His pianist wife Dora, who lived in the shadow of his genius, thought she knew him. Yet at the cemetery, during a tearless funeral (no one cries: not his friends, nor his friends, nor the orchestra, which plays Bach for the occasion), she sees only one truly pained person: Amir, a Bosnian boy who claims to have played with her husband in several dives.

Dora listens to him and impressed by his talent decides to help him, gifting Amir her husband’s violin and making him study with a teacher who, she discovers, had been Mihael’s lover for years. Dora’s son, however, is not pleased with the arrangement. For Julian, the violin is first and foremost a financial object, and he wants to sell it for money or exchange it for sexual favours from Amir’s mother.

Careful not to fall into the dividing everything into black and white, Pevec (who scripted the film with Gareth Jones and Abdulah Sidran, the writer of Emir Kusturica’s first films) infuses all the characters with humanity, bringing them closer to audiences.
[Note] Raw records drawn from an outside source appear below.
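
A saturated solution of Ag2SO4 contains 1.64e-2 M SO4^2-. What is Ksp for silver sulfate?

Ag2SO4(s) ⇌ 2 Ag^+ + SO4^2-
Stoichiometry gives [Ag^+] = (2/1)[SO4^2-] = 3.280 × 10^-2 M.
Ksp = [Ag^+]^2[SO4^2-]
Ksp = (3.280 × 10^-2)^2 × 1.64 × 10^-2 = 1.76 × 10^-5

Ksp = 1.76 × 10^-5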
The blame – if blame is the right word in a society that seems fascinated with a fledgling capitalism already invasive enough to undermine the harmony of human relationships – traverses all generations and social classes (Amir’s alcoholic father, Dora’s value-less son), but in the end redemption, forgiveness and reconciliation prevail. Pain does not divide and sadness is the road to purification.

Overall, however, the film suffers from this step towards moral fable and an overly consolatory feel. And it never fully flushes out the plot’s most bizarre idea: the presence of the dead man who hovers over the story and who almost subversively manifests himself by knocking over notebooks and signs. And clichés.